Yes, Gilead Sciences will likely need to be more competitive in terms of pricing to better penetrate all of that market, but there’s room to do so and still turn a profit. In fact, some sort of price-break has almost certainly been given to CVS (CVS), for example, in exchange for near-exclusivity of its hepatitis C drugs. Similar deals have been struck with other sellers too. Gilead can afford to offer such price breaks simply because the pills don’t cost anywhere near $1000 to make.

Bottom Line for GILD

Last year was a tough one for the stock (even if it wasn’t an especially tough one for the company’s top and bottom line) mostly because the market wasn’t sure of Sovaldi’s and Harvoni’s longevity at sky-high prices.
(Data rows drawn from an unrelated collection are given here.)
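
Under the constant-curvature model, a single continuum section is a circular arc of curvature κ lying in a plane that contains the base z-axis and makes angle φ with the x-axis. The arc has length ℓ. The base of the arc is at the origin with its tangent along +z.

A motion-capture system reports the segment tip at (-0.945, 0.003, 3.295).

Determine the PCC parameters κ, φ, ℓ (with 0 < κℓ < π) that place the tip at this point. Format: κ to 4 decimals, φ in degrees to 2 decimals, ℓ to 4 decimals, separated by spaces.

ρ = √(x²+y²) = √(-0.945² + 0.003²) = 0.94500
φ = atan2(y, x) mod 360° = atan2(0.003, -0.945) = 179.8181°
|p|² = ρ² + z² = 0.94500² + 3.295² = 11.75006
κ = 2ρ / |p|² = 2×0.94500 / 11.75006 = 0.16085
θ = 2·atan2(ρ, z) = 2·atan2(0.94500, 3.295) = 0.55861 rad
ℓ = θ/κ = 0.55861/0.16085 = 3.47281

0.1609 179.82 3.4728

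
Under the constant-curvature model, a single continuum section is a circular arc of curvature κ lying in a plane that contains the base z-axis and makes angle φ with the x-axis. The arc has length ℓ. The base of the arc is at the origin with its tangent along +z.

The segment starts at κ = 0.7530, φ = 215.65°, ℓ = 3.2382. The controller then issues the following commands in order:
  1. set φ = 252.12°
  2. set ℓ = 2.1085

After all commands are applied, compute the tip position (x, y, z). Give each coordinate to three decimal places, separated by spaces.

-0.415 -1.285 1.328

initial: κ=0.7530, φ=215.65°, ℓ=3.2382
cmd 1: set φ=252.12° → (κ,φ,ℓ)=(0.7530,252.12°,3.2382) → tip=(-0.7187,-2.2279,0.8588)
cmd 2: set ℓ=2.1085 → (κ,φ,ℓ)=(0.7530,252.12°,2.1085) → tip=(-0.4146,-1.2852,1.3278)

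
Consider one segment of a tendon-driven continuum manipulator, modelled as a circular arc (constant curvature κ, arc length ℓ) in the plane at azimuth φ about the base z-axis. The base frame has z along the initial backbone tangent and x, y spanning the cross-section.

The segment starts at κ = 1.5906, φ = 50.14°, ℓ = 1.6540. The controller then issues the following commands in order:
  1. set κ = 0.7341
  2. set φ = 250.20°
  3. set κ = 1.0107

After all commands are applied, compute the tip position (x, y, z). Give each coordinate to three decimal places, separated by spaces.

initial: κ=1.5906, φ=50.14°, ℓ=1.6540
cmd 1: set κ=0.7341 → (κ,φ,ℓ)=(0.7341,50.14°,1.6540) → tip=(0.5683,0.6806,1.2765)
cmd 2: set φ=250.20° → (κ,φ,ℓ)=(0.7341,250.20°,1.6540) → tip=(-0.3004,-0.8343,1.2765)
cmd 3: set κ=1.0107 → (κ,φ,ℓ)=(1.0107,250.20°,1.6540) → tip=(-0.3689,-1.0247,0.9844)

-0.369 -1.025 0.984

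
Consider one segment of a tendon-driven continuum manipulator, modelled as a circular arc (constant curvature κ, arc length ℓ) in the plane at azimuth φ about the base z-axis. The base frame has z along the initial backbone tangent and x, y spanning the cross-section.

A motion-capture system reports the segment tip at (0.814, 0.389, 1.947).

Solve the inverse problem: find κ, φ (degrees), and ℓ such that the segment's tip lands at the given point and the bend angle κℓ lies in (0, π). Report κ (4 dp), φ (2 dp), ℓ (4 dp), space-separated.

ρ = √(x²+y²) = √(0.814² + 0.389²) = 0.90217
φ = atan2(y, x) mod 360° = atan2(0.389, 0.814) = 25.5425°
|p|² = ρ² + z² = 0.90217² + 1.947² = 4.60473
κ = 2ρ / |p|² = 2×0.90217 / 4.60473 = 0.39185
θ = 2·atan2(ρ, z) = 2·atan2(0.90217, 1.947) = 0.86783 rad
ℓ = θ/κ = 0.86783/0.39185 = 2.21471

0.3918 25.54 2.2147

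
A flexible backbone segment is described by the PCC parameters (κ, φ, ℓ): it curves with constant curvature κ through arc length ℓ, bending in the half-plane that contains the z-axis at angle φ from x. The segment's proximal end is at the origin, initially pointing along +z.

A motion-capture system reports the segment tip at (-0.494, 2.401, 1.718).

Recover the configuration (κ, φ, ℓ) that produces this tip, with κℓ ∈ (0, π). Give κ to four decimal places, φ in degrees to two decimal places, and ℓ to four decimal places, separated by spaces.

ρ = √(x²+y²) = √(-0.494² + 2.401²) = 2.45129
φ = atan2(y, x) mod 360° = atan2(2.401, -0.494) = 101.6262°
|p|² = ρ² + z² = 2.45129² + 1.718² = 8.96036
κ = 2ρ / |p|² = 2×2.45129 / 8.96036 = 0.54714
θ = 2·atan2(ρ, z) = 2·atan2(2.45129, 1.718) = 1.91899 rad
ℓ = θ/κ = 1.91899/0.54714 = 3.50731

0.5471 101.63 3.5073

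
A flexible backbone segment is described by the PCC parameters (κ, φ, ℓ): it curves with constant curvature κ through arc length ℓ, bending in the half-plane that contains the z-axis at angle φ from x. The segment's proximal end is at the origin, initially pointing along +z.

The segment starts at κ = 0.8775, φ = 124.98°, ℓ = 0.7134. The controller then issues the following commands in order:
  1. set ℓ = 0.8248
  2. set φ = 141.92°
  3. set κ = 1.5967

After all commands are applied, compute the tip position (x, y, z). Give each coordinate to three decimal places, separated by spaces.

initial: κ=0.8775, φ=124.98°, ℓ=0.7134
cmd 1: set ℓ=0.8248 → (κ,φ,ℓ)=(0.8775,124.98°,0.8248) → tip=(-0.1638,0.2341,0.7547)
cmd 2: set φ=141.92° → (κ,φ,ℓ)=(0.8775,141.92°,0.8248) → tip=(-0.2249,0.1762,0.7547)
cmd 3: set κ=1.5967 → (κ,φ,ℓ)=(1.5967,141.92°,0.8248) → tip=(-0.3692,0.2893,0.6062)

-0.369 0.289 0.606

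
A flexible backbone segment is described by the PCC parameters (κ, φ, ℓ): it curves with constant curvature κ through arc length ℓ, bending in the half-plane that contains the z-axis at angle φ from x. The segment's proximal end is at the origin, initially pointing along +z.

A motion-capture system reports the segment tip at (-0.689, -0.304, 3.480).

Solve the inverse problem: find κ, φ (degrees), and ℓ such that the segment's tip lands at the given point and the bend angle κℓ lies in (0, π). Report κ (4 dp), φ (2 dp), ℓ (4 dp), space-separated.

0.1188 203.81 3.5876

ρ = √(x²+y²) = √(-0.689² + -0.304²) = 0.75308
φ = atan2(y, x) mod 360° = atan2(-0.304, -0.689) = 203.8080°
|p|² = ρ² + z² = 0.75308² + 3.480² = 12.67754
κ = 2ρ / |p|² = 2×0.75308 / 12.67754 = 0.11881
θ = 2·atan2(ρ, z) = 2·atan2(0.75308, 3.480) = 0.42623 rad
ℓ = θ/κ = 0.42623/0.11881 = 3.58765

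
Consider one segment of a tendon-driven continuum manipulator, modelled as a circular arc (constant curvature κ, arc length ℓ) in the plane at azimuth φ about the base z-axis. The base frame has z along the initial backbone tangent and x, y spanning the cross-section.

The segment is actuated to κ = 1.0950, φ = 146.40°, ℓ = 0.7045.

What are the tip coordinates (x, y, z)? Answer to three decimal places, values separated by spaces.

-0.215 0.143 0.637

θ = κ·ℓ = 1.0950 × 0.7045 = 0.77143 rad
ρ = (1 − cos θ)/κ = (1 − 0.71692)/1.0950 = 0.25852
z = sin θ / κ = 0.69716/1.0950 = 0.63668
x = ρ cos φ = 0.25852 × cos(146.40°) = -0.21533
y = ρ sin φ = 0.25852 × sin(146.40°) = 0.14307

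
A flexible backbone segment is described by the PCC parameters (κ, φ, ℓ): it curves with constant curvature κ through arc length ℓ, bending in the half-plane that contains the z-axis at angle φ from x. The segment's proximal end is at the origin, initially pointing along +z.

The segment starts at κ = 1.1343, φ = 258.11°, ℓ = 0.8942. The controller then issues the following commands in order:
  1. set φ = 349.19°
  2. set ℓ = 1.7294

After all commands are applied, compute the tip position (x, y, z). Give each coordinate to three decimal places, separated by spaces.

initial: κ=1.1343, φ=258.11°, ℓ=0.8942
cmd 1: set φ=349.19° → (κ,φ,ℓ)=(1.1343,349.19°,0.8942) → tip=(0.4085,-0.0780,0.7486)
cmd 2: set ℓ=1.7294 → (κ,φ,ℓ)=(1.1343,349.19°,1.7294) → tip=(1.1959,-0.2283,0.8151)

1.196 -0.228 0.815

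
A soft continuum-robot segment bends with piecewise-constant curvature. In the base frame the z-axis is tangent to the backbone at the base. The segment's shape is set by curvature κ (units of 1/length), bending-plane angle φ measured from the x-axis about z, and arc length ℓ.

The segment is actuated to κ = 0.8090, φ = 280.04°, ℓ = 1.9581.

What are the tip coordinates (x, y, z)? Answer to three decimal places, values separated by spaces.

θ = κ·ℓ = 0.8090 × 1.9581 = 1.58410 rad
ρ = (1 − cos θ)/κ = (1 − -0.01331)/0.8090 = 1.25254
z = sin θ / κ = 0.99991/0.8090 = 1.23598
x = ρ cos φ = 1.25254 × cos(280.04°) = 0.21836
y = ρ sin φ = 1.25254 × sin(280.04°) = -1.23336

0.218 -1.233 1.236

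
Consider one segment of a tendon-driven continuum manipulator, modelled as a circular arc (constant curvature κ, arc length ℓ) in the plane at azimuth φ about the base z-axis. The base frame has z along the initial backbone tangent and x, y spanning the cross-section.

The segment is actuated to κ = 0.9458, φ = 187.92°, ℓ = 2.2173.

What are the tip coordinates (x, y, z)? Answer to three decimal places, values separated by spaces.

θ = κ·ℓ = 0.9458 × 2.2173 = 2.09712 rad
ρ = (1 − cos θ)/κ = (1 − -0.50236)/0.9458 = 1.58845
z = sin θ / κ = 0.86466/0.9458 = 0.91421
x = ρ cos φ = 1.58845 × cos(187.92°) = -1.57330
y = ρ sin φ = 1.58845 × sin(187.92°) = -0.21887

-1.573 -0.219 0.914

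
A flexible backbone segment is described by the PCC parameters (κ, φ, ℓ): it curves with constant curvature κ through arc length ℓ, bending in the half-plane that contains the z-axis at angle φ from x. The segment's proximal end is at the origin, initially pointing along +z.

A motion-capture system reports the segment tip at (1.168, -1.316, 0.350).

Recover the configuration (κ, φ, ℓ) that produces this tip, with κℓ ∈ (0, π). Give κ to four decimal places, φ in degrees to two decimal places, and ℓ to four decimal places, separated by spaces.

ρ = √(x²+y²) = √(1.168² + -1.316²) = 1.75957
φ = atan2(y, x) mod 360° = atan2(-1.316, 1.168) = 311.5903°
|p|² = ρ² + z² = 1.75957² + 0.350² = 3.21858
κ = 2ρ / |p|² = 2×1.75957 / 3.21858 = 1.09338
θ = 2·atan2(ρ, z) = 2·atan2(1.75957, 0.350) = 2.74889 rad
ℓ = θ/κ = 2.74889/1.09338 = 2.51412

1.0934 311.59 2.5141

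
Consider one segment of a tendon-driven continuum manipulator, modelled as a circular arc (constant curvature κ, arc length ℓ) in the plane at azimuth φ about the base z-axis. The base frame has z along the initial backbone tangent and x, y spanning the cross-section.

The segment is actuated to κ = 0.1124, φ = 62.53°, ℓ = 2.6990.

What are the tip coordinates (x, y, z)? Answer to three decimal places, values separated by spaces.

0.187 0.360 2.658

θ = κ·ℓ = 0.1124 × 2.6990 = 0.30337 rad
ρ = (1 − cos θ)/κ = (1 − 0.95434)/0.1124 = 0.40626
z = sin θ / κ = 0.29874/0.1124 = 2.65779
x = ρ cos φ = 0.40626 × cos(62.53°) = 0.18740
y = ρ sin φ = 0.40626 × sin(62.53°) = 0.36046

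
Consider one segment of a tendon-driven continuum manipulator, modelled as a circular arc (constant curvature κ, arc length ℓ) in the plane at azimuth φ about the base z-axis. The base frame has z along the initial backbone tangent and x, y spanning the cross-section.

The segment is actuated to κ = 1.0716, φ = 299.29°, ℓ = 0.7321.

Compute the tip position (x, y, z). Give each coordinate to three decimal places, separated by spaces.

θ = κ·ℓ = 1.0716 × 0.7321 = 0.78452 rad
ρ = (1 − cos θ)/κ = (1 − 0.70773)/1.0716 = 0.27274
z = sin θ / κ = 0.70648/1.0716 = 0.65928
x = ρ cos φ = 0.27274 × cos(299.29°) = 0.13343
y = ρ sin φ = 0.27274 × sin(299.29°) = -0.23787

0.133 -0.238 0.659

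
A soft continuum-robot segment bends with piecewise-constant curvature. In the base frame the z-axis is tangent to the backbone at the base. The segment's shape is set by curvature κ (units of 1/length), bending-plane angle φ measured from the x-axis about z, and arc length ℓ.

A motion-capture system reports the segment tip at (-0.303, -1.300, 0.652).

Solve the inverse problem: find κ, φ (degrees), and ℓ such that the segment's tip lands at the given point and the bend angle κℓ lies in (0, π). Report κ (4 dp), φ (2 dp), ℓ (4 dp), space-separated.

1.2097 256.88 1.8458

ρ = √(x²+y²) = √(-0.303² + -1.300²) = 1.33484
φ = atan2(y, x) mod 360° = atan2(-1.300, -0.303) = 256.8799°
|p|² = ρ² + z² = 1.33484² + 0.652² = 2.20691
κ = 2ρ / |p|² = 2×1.33484 / 2.20691 = 1.20969
θ = 2·atan2(ρ, z) = 2·atan2(1.33484, 0.652) = 2.23287 rad
ℓ = θ/κ = 2.23287/1.20969 = 1.84581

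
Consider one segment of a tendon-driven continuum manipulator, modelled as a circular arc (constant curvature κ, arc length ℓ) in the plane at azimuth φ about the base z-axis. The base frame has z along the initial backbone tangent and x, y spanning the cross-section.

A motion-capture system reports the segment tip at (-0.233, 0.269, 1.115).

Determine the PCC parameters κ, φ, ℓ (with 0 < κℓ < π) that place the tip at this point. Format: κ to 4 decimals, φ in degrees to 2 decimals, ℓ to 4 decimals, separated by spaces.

ρ = √(x²+y²) = √(-0.233² + 0.269²) = 0.35588
φ = atan2(y, x) mod 360° = atan2(0.269, -0.233) = 130.8982°
|p|² = ρ² + z² = 0.35588² + 1.115² = 1.36987
κ = 2ρ / |p|² = 2×0.35588 / 1.36987 = 0.51958
θ = 2·atan2(ρ, z) = 2·atan2(0.35588, 1.115) = 0.61791 rad
ℓ = θ/κ = 0.61791/0.51958 = 1.18925

0.5196 130.90 1.1892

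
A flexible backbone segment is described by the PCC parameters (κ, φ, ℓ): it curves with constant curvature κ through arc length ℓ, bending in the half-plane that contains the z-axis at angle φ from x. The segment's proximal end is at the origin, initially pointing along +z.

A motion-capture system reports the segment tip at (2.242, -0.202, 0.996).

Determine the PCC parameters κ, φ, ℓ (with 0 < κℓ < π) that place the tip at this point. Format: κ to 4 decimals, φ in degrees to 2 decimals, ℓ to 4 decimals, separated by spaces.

0.7430 354.85 3.1069

ρ = √(x²+y²) = √(2.242² + -0.202²) = 2.25108
φ = atan2(y, x) mod 360° = atan2(-0.202, 2.242) = 354.8517°
|p|² = ρ² + z² = 2.25108² + 0.996² = 6.05938
κ = 2ρ / |p|² = 2×2.25108 / 6.05938 = 0.74301
θ = 2·atan2(ρ, z) = 2·atan2(2.25108, 0.996) = 2.30847 rad
ℓ = θ/κ = 2.30847/0.74301 = 3.10693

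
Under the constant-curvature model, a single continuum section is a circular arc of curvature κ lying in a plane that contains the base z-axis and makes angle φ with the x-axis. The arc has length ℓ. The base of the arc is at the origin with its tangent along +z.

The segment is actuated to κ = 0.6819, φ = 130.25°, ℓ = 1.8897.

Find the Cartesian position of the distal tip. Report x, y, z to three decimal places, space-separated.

-0.684 0.808 1.408

θ = κ·ℓ = 0.6819 × 1.8897 = 1.28859 rad
ρ = (1 − cos θ)/κ = (1 − 0.27848)/0.6819 = 1.05810
z = sin θ / κ = 0.96044/0.6819 = 1.40848
x = ρ cos φ = 1.05810 × cos(130.25°) = -0.68367
y = ρ sin φ = 1.05810 × sin(130.25°) = 0.80758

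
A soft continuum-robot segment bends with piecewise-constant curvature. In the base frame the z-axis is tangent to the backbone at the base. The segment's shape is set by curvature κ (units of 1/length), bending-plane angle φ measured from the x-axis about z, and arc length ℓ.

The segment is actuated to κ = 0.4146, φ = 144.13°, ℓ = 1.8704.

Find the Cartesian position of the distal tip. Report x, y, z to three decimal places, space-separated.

-0.559 0.404 1.688

θ = κ·ℓ = 0.4146 × 1.8704 = 0.77547 rad
ρ = (1 − cos θ)/κ = (1 − 0.71409)/0.4146 = 0.68960
z = sin θ / κ = 0.70005/0.4146 = 1.68850
x = ρ cos φ = 0.68960 × cos(144.13°) = -0.55881
y = ρ sin φ = 0.68960 × sin(144.13°) = 0.40407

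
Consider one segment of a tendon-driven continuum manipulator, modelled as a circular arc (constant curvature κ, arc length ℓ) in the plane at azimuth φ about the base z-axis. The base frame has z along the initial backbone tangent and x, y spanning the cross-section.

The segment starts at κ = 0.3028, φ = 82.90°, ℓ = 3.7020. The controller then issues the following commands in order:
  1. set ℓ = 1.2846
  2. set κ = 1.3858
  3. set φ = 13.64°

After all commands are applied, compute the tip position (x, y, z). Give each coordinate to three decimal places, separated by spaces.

initial: κ=0.3028, φ=82.90°, ℓ=3.7020
cmd 1: set ℓ=1.2846 → (κ,φ,ℓ)=(0.3028,82.90°,1.2846) → tip=(0.0305,0.2448,1.2525)
cmd 2: set κ=1.3858 → (κ,φ,ℓ)=(1.3858,82.90°,1.2846) → tip=(0.1077,0.8649,0.7058)
cmd 3: set φ=13.64° → (κ,φ,ℓ)=(1.3858,13.64°,1.2846) → tip=(0.8470,0.2055,0.7058)

0.847 0.206 0.706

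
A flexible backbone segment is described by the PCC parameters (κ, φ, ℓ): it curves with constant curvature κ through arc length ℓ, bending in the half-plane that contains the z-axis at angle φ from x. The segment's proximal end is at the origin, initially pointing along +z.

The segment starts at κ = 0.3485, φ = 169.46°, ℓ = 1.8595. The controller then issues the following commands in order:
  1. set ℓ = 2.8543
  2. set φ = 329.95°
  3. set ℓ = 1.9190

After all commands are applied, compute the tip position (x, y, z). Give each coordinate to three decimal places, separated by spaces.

0.535 -0.310 1.779

initial: κ=0.3485, φ=169.46°, ℓ=1.8595
cmd 1: set ℓ=2.8543 → (κ,φ,ℓ)=(0.3485,169.46°,2.8543) → tip=(-1.2843,0.2390,2.4063)
cmd 2: set φ=329.95° → (κ,φ,ℓ)=(0.3485,329.95°,2.8543) → tip=(1.1308,-0.6542,2.4063)
cmd 3: set ℓ=1.9190 → (κ,φ,ℓ)=(0.3485,329.95°,1.9190) → tip=(0.5350,-0.3095,1.7791)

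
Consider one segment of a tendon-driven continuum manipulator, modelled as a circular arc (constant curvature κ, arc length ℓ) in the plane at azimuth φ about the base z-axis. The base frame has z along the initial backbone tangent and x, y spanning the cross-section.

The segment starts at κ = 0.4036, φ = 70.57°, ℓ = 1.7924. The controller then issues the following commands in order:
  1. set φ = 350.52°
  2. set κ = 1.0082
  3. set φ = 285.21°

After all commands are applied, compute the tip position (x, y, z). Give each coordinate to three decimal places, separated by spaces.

0.321 -1.181 0.964

initial: κ=0.4036, φ=70.57°, ℓ=1.7924
cmd 1: set φ=350.52° → (κ,φ,ℓ)=(0.4036,350.52°,1.7924) → tip=(0.6121,-0.1022,1.6401)
cmd 2: set κ=1.0082 → (κ,φ,ℓ)=(1.0082,350.52°,1.7924) → tip=(1.2074,-0.2016,0.9643)
cmd 3: set φ=285.21° → (κ,φ,ℓ)=(1.0082,285.21°,1.7924) → tip=(0.3211,-1.1812,0.9643)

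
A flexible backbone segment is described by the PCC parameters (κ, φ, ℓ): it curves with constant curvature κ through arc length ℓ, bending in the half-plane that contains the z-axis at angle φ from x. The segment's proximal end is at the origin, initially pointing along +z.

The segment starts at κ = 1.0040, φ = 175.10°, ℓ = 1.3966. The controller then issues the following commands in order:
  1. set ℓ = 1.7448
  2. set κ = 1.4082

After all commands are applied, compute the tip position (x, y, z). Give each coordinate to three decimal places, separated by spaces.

initial: κ=1.0040, φ=175.10°, ℓ=1.3966
cmd 1: set ℓ=1.7448 → (κ,φ,ℓ)=(1.0040,175.10°,1.7448) → tip=(-1.1710,0.1004,0.9797)
cmd 2: set κ=1.4082 → (κ,φ,ℓ)=(1.4082,175.10°,1.7448) → tip=(-1.2557,0.1076,0.4490)

-1.256 0.108 0.449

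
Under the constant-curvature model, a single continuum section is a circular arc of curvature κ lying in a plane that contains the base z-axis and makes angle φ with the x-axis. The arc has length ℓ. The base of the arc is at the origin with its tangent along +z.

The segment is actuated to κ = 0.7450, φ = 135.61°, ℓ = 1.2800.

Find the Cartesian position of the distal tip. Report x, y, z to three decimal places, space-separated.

-0.404 0.396 1.095

θ = κ·ℓ = 0.7450 × 1.2800 = 0.95360 rad
ρ = (1 − cos θ)/κ = (1 − 0.57875)/0.7450 = 0.56543
z = sin θ / κ = 0.81550/0.7450 = 1.09464
x = ρ cos φ = 0.56543 × cos(135.61°) = -0.40406
y = ρ sin φ = 0.56543 × sin(135.61°) = 0.39554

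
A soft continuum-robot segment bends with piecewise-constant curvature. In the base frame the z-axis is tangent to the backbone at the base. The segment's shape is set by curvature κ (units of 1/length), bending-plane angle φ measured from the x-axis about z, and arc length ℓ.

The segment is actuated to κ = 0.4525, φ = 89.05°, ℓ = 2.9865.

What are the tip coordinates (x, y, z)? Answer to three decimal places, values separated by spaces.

0.029 1.729 2.157

θ = κ·ℓ = 0.4525 × 2.9865 = 1.35139 rad
ρ = (1 − cos θ)/κ = (1 − 0.21765)/0.4525 = 1.72895
z = sin θ / κ = 0.97603/0.4525 = 2.15697
x = ρ cos φ = 1.72895 × cos(89.05°) = 0.02867
y = ρ sin φ = 1.72895 × sin(89.05°) = 1.72871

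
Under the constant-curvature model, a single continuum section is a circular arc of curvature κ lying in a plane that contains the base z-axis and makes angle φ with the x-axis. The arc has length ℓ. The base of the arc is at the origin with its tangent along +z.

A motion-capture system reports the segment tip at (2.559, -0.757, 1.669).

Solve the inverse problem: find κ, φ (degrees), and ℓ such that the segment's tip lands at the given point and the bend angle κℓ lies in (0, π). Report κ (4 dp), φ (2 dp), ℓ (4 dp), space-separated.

ρ = √(x²+y²) = √(2.559² + -0.757²) = 2.66862
φ = atan2(y, x) mod 360° = atan2(-0.757, 2.559) = 343.5208°
|p|² = ρ² + z² = 2.66862² + 1.669² = 9.90709
κ = 2ρ / |p|² = 2×2.66862 / 9.90709 = 0.53873
θ = 2·atan2(ρ, z) = 2·atan2(2.66862, 1.669) = 2.02379 rad
ℓ = θ/κ = 2.02379/0.53873 = 3.75661

0.5387 343.52 3.7566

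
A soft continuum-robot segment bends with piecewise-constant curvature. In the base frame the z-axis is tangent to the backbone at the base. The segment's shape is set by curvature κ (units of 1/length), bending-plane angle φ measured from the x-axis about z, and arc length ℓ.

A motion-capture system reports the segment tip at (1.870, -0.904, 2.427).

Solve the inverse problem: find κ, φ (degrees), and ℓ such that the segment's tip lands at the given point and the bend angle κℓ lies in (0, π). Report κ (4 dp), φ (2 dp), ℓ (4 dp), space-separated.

0.4071 334.20 3.4777

ρ = √(x²+y²) = √(1.870² + -0.904²) = 2.07705
φ = atan2(y, x) mod 360° = atan2(-0.904, 1.870) = 334.1998°
|p|² = ρ² + z² = 2.07705² + 2.427² = 10.20444
κ = 2ρ / |p|² = 2×2.07705 / 10.20444 = 0.40709
θ = 2·atan2(ρ, z) = 2·atan2(2.07705, 2.427) = 1.41571 rad
ℓ = θ/κ = 1.41571/0.40709 = 3.47767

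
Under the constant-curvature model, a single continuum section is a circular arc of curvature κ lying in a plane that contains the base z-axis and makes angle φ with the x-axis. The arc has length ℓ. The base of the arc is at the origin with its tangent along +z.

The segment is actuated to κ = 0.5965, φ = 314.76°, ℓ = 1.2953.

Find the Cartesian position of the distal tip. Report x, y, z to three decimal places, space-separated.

θ = κ·ℓ = 0.5965 × 1.2953 = 0.77265 rad
ρ = (1 − cos θ)/κ = (1 − 0.71607)/0.5965 = 0.47600
z = sin θ / κ = 0.69803/0.5965 = 1.17021
x = ρ cos φ = 0.47600 × cos(314.76°) = 0.33517
y = ρ sin φ = 0.47600 × sin(314.76°) = -0.33799

0.335 -0.338 1.170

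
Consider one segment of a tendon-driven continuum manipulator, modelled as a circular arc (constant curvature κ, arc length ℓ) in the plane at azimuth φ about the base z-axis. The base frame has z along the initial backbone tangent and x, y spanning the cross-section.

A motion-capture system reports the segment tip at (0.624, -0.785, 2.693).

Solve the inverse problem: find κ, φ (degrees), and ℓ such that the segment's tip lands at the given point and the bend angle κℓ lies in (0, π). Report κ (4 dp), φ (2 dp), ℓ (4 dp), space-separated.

ρ = √(x²+y²) = √(0.624² + -0.785²) = 1.00280
φ = atan2(y, x) mod 360° = atan2(-0.785, 0.624) = 308.4813°
|p|² = ρ² + z² = 1.00280² + 2.693² = 8.25785
κ = 2ρ / |p|² = 2×1.00280 / 8.25785 = 0.24287
θ = 2·atan2(ρ, z) = 2·atan2(1.00280, 2.693) = 0.71293 rad
ℓ = θ/κ = 0.71293/0.24287 = 2.93542

0.2429 308.48 2.9354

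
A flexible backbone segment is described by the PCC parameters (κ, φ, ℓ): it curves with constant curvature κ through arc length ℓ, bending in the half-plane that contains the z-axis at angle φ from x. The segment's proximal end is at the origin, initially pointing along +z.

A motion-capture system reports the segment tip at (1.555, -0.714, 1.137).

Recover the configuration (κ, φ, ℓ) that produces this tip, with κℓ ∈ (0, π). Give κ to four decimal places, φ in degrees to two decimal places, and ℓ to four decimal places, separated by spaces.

ρ = √(x²+y²) = √(1.555² + -0.714²) = 1.71109
φ = atan2(y, x) mod 360° = atan2(-0.714, 1.555) = 335.3371°
|p|² = ρ² + z² = 1.71109² + 1.137² = 4.22059
κ = 2ρ / |p|² = 2×1.71109 / 4.22059 = 0.81083
θ = 2·atan2(ρ, z) = 2·atan2(1.71109, 1.137) = 1.96860 rad
ℓ = θ/κ = 1.96860/0.81083 = 2.42789

0.8108 335.34 2.4279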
Now, though, the supply and demand dynamic has been found, and while few payers/patients are paying full price for the drugs, they are paying an impressive price for the drugs. If a firm, five-figure price wasn’t going to hold up, it would have broken down by now.

That’s not to say the price of either drug won’t fall further in 2016 and beyond. It likely will. But what Gilead gives up on a per-pill basis it’s apt to offset on a volume basis. It simply spent 2015 testing the pricing waters, not wanting to make a concession it didn’t have to.

More important, with the dust settling and the value of Harvoni and Sovaldi being clarified at the same time Gilead Sciences continues the development of a surprisingly deep and wide pipeline, the single-digit trailing and projected price-earnings ratios GILD is sporting translate into a buying opportunity most of the market is ignoring.

As of this writing, James Brumley did not hold a position in any of the aforementioned securities.